Much like the three women terrorizing strangers in Pussycat, the gang of three in Motor Psycho is dominated by the whims of only one member (and I suspect if he met up with Varla from Pussycat, he’d be screaming for mercy within minutes). Much like the Doctor, the vigilante gang is incompetent, with one member a mere sheep, and the other continually distracted by his portable radio. Their clumsiness – and the ridiculous song that never stops on the radio – is actually very funny at times. Motor Psycho does play Meyer’s camp tendencies for laughs, the most memorable scene occurring between the Doctor and his partner in revenge, Ruby Bonner (portrayed by actress Haji, also seen in Pussycat as the more reluctant member of the three murderous women). When the Doctor suffers a snakebite in the middle of the desert and frantically orders Ruby to “suck it out,” you can almost hear the echoes of laughter that must have rang through the drive-in theaters.

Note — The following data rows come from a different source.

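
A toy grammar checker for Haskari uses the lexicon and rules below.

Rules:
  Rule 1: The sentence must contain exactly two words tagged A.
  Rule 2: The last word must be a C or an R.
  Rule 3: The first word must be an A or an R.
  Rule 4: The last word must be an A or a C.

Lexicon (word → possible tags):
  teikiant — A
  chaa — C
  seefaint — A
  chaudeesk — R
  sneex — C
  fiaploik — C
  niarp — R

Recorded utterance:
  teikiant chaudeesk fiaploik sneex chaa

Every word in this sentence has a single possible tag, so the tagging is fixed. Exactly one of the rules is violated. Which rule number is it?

1

Fixed tagging: A R C C C.
Checking each rule: R1 ✗, R2 ✓, R3 ✓, R4 ✓.
Only rule 1 fails.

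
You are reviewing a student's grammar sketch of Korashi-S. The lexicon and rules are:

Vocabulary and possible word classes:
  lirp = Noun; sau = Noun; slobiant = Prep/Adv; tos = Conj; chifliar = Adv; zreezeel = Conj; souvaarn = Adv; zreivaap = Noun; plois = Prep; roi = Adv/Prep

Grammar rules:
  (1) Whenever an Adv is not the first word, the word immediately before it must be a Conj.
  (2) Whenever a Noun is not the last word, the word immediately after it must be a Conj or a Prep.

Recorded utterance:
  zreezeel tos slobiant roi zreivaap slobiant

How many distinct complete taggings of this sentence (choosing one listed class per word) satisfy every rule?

Candidates per position — 1:zreezeel {Conj}; 2:tos {Conj}; 3:slobiant {Prep,Adv}; 4:roi {Adv,Prep}; 5:zreivaap {Noun}; 6:slobiant {Prep,Adv}.
There are 8 candidate sequences in total.
The sequences that satisfy every rule: Conj Conj Prep Prep Noun Prep; Conj Conj Adv Prep Noun Prep.
Count = 2.

2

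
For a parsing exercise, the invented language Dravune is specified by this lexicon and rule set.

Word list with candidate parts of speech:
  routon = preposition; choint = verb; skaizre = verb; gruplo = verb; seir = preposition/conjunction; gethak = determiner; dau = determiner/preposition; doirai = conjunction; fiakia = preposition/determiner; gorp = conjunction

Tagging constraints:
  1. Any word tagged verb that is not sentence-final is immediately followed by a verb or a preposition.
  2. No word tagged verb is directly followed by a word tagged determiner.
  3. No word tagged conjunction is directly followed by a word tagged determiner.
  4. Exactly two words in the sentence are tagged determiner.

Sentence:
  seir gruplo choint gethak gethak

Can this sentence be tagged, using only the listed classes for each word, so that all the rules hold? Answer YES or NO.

NO

Candidates per position — 1:seir {preposition,conjunction}; 2:gruplo {verb}; 3:choint {verb}; 4:gethak {determiner}; 5:gethak {determiner}.
Rule 1 cannot be satisfied by any choice of tags from the lexicon.
So there is no consistent tagging.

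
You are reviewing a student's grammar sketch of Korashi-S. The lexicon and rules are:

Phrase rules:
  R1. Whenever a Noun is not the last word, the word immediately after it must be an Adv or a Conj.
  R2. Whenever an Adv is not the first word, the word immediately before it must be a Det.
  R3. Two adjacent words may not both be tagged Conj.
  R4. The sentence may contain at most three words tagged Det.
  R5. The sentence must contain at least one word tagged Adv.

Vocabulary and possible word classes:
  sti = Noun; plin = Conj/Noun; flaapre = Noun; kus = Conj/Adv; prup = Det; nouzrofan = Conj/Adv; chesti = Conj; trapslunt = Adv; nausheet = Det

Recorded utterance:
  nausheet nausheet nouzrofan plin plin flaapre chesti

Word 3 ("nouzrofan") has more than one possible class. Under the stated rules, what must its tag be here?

Adv

Candidates per position — 1:nausheet {Det}; 2:nausheet {Det}; 3:nouzrofan {Conj,Adv}; 4:plin {Conj,Noun}; 5:plin {Conj,Noun}; 6:flaapre {Noun}; 7:chesti {Conj}.
Position 3: tagging it Conj would leave rule 5 unsatisfiable, so it must be Adv.
Position 5: tagging it Noun would leave rule 1 unsatisfiable, so it must be Conj.
Position 4: tagging it Conj would leave rule 3 unsatisfiable, so it must be Noun.
That leaves exactly one tagging: Det Det Adv Noun Conj Noun Conj.
Checking: rule 1 ok; rule 2 ok; rule 3 ok; rule 4 ok; rule 5 ok.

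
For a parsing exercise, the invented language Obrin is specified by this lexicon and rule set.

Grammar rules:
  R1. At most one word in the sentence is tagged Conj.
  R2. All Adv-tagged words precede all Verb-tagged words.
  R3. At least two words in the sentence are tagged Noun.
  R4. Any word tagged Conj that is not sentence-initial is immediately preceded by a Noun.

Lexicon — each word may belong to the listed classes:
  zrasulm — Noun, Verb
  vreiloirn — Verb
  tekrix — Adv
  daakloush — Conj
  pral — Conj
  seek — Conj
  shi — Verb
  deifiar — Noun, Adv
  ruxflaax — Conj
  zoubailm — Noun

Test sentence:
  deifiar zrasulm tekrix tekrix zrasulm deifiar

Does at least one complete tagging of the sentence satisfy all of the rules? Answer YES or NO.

Candidates per position — 1:deifiar {Noun,Adv}; 2:zrasulm {Noun,Verb}; 3:tekrix {Adv}; 4:tekrix {Adv}; 5:zrasulm {Noun,Verb}; 6:deifiar {Noun,Adv}.
One satisfying assignment: Adv Noun Adv Adv Noun Adv.
Rule-by-rule: rule 1 satisfied; rule 2 satisfied; rule 3 satisfied; rule 4 satisfied.

YES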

Pairing Pussycat with Motor Psycho as a double feature seems the best way to enjoy the latter, which doesn’t add up to much by its final scenes. Each movie not only compliments the other, but also feels necessary in appreciating the gender switch in the latter film. Despite the unending one-liners that could be applied to the genre of Meyer, it does appear that the director really did have a way with the ladies.